A opção do Simples Nacional é recomendada apenas quando a empresa tem gastos altos com rendimentos do pró-labore e remunerações dos autônomos. Contudo, é preciso que cada caso seja analisado individualmente, uma vez que existem uma variedade de atividades e de formas de tributação que podem trazer maiores benefícios tributários que outras escolhas.

É importante observar que, embora o Simples Nacional possibilite o pagamento de oito impostos em uma única guia, as alíquotas podem diferir conforme a atividade exercida, variando de 4,5% até 16,93% sobre o valor bruto faturado e não sobre o lucro. Por isso, é importante avaliar que uma empresa atuante em mais de uma atividade pague diferentes alíquotas de imposto.

Simples Nacional: quais atividades e alíquotas se enquadram na área de Tecnologia de Informação?

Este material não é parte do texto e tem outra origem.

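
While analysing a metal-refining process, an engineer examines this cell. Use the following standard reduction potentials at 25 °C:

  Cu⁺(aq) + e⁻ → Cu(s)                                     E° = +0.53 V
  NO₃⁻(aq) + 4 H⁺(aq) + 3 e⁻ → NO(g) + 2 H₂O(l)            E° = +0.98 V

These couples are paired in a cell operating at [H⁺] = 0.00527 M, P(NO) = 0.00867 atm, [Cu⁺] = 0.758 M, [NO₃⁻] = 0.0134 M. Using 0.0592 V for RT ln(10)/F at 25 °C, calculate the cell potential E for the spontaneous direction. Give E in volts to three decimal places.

+0.281 V

NO₃⁻/NO is the cathode (higher E°), Cu⁺/Cu the anode: E°cell = +0.98 − (+0.53) = +0.45 V, n = 3.
Overall: NO₃⁻(aq) + 4 H⁺(aq) + 3 Cu(s) → NO(g) + 2 H₂O(l) + 3 Cu⁺(aq)
Q = P(NO)·[Cu⁺]^3 / ([NO₃⁻]·[H⁺]^4); log Q = 8.563.
E = E° − (0.0592/n) log Q = +0.45 − (0.0592/3)(8.563) = +0.281 V.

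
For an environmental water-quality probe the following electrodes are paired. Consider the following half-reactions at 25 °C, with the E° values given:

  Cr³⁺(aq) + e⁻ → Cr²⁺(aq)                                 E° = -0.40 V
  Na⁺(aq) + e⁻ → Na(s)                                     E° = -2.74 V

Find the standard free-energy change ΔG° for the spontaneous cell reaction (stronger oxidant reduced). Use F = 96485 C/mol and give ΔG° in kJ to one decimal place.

Cr³⁺/Cr²⁺ (E° = -0.40 V) is the cathode; Na⁺/Na (E° = -2.74 V) is the anode, so E°cell = +2.34 V.
Balancing electrons gives n = 1 (lcm of 1 and 1).
ΔG° = −nFE° = −(1)(96485)(+2.34) = -225,775 J = -225.8 kJ.

-225.8 kJ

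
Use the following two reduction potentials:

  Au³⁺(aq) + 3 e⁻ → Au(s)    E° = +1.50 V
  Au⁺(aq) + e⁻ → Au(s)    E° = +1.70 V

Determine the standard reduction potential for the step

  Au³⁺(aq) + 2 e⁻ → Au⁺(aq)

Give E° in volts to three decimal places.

Sequential free energies add, so n₃E°₃ = n₁E°₁ + n₂E°₂.
With n₃ = 3, and the known step contributing 1×(+1.70) V, the unknown satisfies 2·E° = 3×(+1.50) − 1×(+1.70) = +2.800.
E° = +2.800 / 2 = +1.400 V.

+1.400 V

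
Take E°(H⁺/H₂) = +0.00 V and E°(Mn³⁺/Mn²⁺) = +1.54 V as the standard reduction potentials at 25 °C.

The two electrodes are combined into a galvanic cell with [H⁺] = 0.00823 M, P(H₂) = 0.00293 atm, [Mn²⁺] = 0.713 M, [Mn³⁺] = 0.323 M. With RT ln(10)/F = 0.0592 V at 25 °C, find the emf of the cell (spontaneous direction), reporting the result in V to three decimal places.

Mn³⁺/Mn²⁺ is the cathode (higher E°), H⁺/H₂ the anode: E°cell = +1.54 − (+0.00) = +1.54 V, n = 2.
Overall: 2 Mn³⁺(aq) + H₂(g) → 2 Mn²⁺(aq) + 2 H⁺(aq)
Q = [Mn²⁺]^2·[H⁺]^2 / ([Mn³⁺]^2·P(H₂)); log Q = -0.948.
E = E° − (0.0592/n) log Q = +1.54 − (0.0592/2)(-0.948) = +1.568 V.

+1.568 V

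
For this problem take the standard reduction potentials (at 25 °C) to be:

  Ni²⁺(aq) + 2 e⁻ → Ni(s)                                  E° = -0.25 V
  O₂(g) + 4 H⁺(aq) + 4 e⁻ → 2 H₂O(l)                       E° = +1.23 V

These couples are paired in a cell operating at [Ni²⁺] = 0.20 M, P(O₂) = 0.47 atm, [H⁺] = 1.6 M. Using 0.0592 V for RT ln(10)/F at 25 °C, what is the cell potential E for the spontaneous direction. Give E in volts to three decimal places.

+1.508 V

O₂/H₂O is the cathode (higher E°), Ni²⁺/Ni the anode: E°cell = +1.23 − (-0.25) = +1.48 V, n = 4.
Overall: O₂(g) + 4 H⁺(aq) + 2 Ni(s) → 2 H₂O(l) + 2 Ni²⁺(aq)
Q = [Ni²⁺]^2 / (P(O₂)·[H⁺]^4); log Q = -1.887.
E = E° − (0.0592/n) log Q = +1.48 − (0.0592/4)(-1.887) = +1.508 V.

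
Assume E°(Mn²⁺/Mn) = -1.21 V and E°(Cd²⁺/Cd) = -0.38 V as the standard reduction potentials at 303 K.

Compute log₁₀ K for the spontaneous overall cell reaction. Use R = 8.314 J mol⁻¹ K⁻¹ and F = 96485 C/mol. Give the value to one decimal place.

27.6

Cathode: Cd²⁺/Cd; anode: Mn²⁺/Mn. E°cell = (-0.38) − (-1.21) = +0.83 V, with n = 2.
ΔG° = −nFE° = −RT ln K, so ln K = nFE°/(RT) = (2)(96485)(+0.83) / ((8.314)(303)) = 63.579.
log₁₀ K = 63.579 / ln 10 = 27.6.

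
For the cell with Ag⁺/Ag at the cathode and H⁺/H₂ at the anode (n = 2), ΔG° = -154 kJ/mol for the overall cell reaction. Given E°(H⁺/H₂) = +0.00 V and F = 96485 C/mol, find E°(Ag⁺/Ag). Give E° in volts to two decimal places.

E°cell = −ΔG°/(nF) = −(-154×10³)/((2)(96485)) = +0.798 V.
Since Ag⁺/Ag is the cathode and H⁺/H₂ the anode, E°cell = E°(Ag⁺/Ag) − E°(H⁺/H₂).
So E°(Ag⁺/Ag) = E°cell + E°(H⁺/H₂) = +0.798 + (+0.00) = +0.80 V.

+0.80 V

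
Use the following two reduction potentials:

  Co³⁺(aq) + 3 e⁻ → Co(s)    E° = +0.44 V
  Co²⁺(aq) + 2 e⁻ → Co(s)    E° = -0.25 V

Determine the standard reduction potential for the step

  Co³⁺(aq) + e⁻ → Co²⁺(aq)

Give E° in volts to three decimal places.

+1.820 V

Sequential free energies add, so n₃E°₃ = n₁E°₁ + n₂E°₂.
With n₃ = 3, and the known step contributing 2×(-0.25) V, the unknown satisfies 1·E° = 3×(+0.44) − 2×(-0.25) = +1.820.
E° = +1.820 / 1 = +1.820 V.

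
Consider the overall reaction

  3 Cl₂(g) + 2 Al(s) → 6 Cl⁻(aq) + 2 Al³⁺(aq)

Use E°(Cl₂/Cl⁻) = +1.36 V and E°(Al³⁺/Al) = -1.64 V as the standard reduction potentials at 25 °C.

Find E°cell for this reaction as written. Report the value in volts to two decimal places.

+3.00 V

The Cl₂/Cl⁻ couple has the higher reduction potential, so it is the cathode; Al³⁺/Al is oxidised at the anode.
E°cell = E°(cathode) − E°(anode) = (+1.36) − (-1.64) = +3.00 V.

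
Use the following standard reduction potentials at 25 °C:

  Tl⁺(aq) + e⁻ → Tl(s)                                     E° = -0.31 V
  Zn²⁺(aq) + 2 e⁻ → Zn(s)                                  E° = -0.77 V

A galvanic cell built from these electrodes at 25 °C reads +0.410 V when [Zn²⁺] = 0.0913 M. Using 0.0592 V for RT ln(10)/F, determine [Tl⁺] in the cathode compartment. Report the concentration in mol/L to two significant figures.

Tl⁺/Tl is the cathode, Zn²⁺/Zn the anode: E°cell = +0.46 V, n = 2.
Overall reaction: 2 Tl⁺(aq) + Zn(s) → 2 Tl(s) + Zn²⁺(aq); Q = [Zn²⁺]^1/[Tl⁺]^2.
From E = E° − (0.0592/n) log Q: log Q = (E° − E)·n/0.0592 = (+0.46 − (+0.410))·2/0.0592 = 1.6892.
So 2·log[Tl⁺] = 1·log(0.0913) − log Q = -1.0395 − (1.6892) = -2.7287; log[Tl⁺] = -2.7287 / 2 = -1.3643; [Tl⁺] = 10^(-1.3643) ≈ 0.043 M.

0.043 M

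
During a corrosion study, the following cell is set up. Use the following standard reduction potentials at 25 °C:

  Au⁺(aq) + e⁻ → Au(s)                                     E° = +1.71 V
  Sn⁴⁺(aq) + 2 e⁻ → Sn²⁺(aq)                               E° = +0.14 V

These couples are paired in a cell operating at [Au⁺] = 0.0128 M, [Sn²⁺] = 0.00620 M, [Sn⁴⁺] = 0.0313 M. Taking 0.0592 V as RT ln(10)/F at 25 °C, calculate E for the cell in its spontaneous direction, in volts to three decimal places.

Au⁺/Au is the cathode (higher E°), Sn⁴⁺/Sn²⁺ the anode: E°cell = +1.71 − (+0.14) = +1.57 V, n = 2.
Overall: 2 Au⁺(aq) + Sn²⁺(aq) → 2 Au(s) + Sn⁴⁺(aq)
Q = [Sn⁴⁺] / ([Au⁺]^2·[Sn²⁺]); log Q = 4.489.
E = E° − (0.0592/n) log Q = +1.57 − (0.0592/2)(4.489) = +1.437 V.

+1.437 V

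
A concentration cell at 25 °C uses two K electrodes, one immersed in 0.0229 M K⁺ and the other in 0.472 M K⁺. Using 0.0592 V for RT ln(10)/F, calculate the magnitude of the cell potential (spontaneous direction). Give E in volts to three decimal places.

For a concentration cell E°cell = 0. The 0.472 M side is the cathode (reduction is favoured where [K⁺] is higher).
With n = 1, E = −(0.0592/1) log([K⁺]ₐₙ/[K⁺]꜀ₐₜ) = −(0.0592/1) log(0.0229/0.472) = −(0.0592/1)(-1.314) = +0.078 V.

+0.078 V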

O Simples Nacional é composto por 6 anexos. Cada anexo possui faixas de alíquotas diferentes. Confira as Atividades, CNAE e alíquotas das atividades permitidas no Simples Nacional nas empresas de Tecnologia da Informação:

CNAE: 6190-6/01

Descrição: Provedores de acesso às redes de comunicações.

Anexo: III

Alíquota mínima: 6,00%

CNAE: 6209-1/00

Descrição: Suporte técnico, manutenção e outros serviços em tecnologia da informação. Considerando apenas o serviço de instalação de equipamentos de informática e programas de computador.

Anexo: III

Alíquota mínima: 6,00%

CNAE: 6311-9/00

Descrição: Tratamento de dados, provedores de serviços de aplicação e serviços de hospedagem na internet. Levando em consideração o serviço de hospedagem, de entrada de dados e seu processamento e escaneamento de documentos.

Anexo: III

Alíquota mínima: 6,00%

CNAE: 6319-4/00

Descrição: Portais, provedores de conteúdo e outros serviços de informação na internet.

Anexo: III

Alíquota mínima: 6,00%

CNAE: 6201-5/01

Descrição: Desenvolvimento de programas de computador sob encomenda.

Anexo: V

Alíquota mínima: 19,50% (17,5%+2,00% ISS)

CNAE: 6201-3/00

Descrição: Desenvolvimento e licenciamento de programas de computador customizáveis.

Anexo: V

Alíquota mínima: 19,50% (17,5%+2,00% ISS)

CNAE: 6203-1/00

Descrição: Desenvolvimento e licenciamento de programas de computador não-customizáveis.

Anexo: V

Alíquota mínima: 19,50% (17,5%+2,00% ISS)

CNAE: 6204-0/00

Descrição: Consultoria em tecnologia da informação.

Anexo: VI

Alíquota mínima: 16,93%

CNAE: 6209-1/00

Descrição: Suporte técnico, manutenção e outros serviços em tecnologia da informação. Levando em consideração assessoramento, solução de problemas e recuperação de panes como atividade intelectual do suporte técnico em programas e sistemas de computador.

Anexo: VI

Alíquota mínima: 16,93%

CNAE: 6311-9/00

Descrição: Tratamento de dados, provedores de serviços de aplicação e serviços de hospedagem na internet. Levando em consideração a gestão de bancos de dados de terceiros.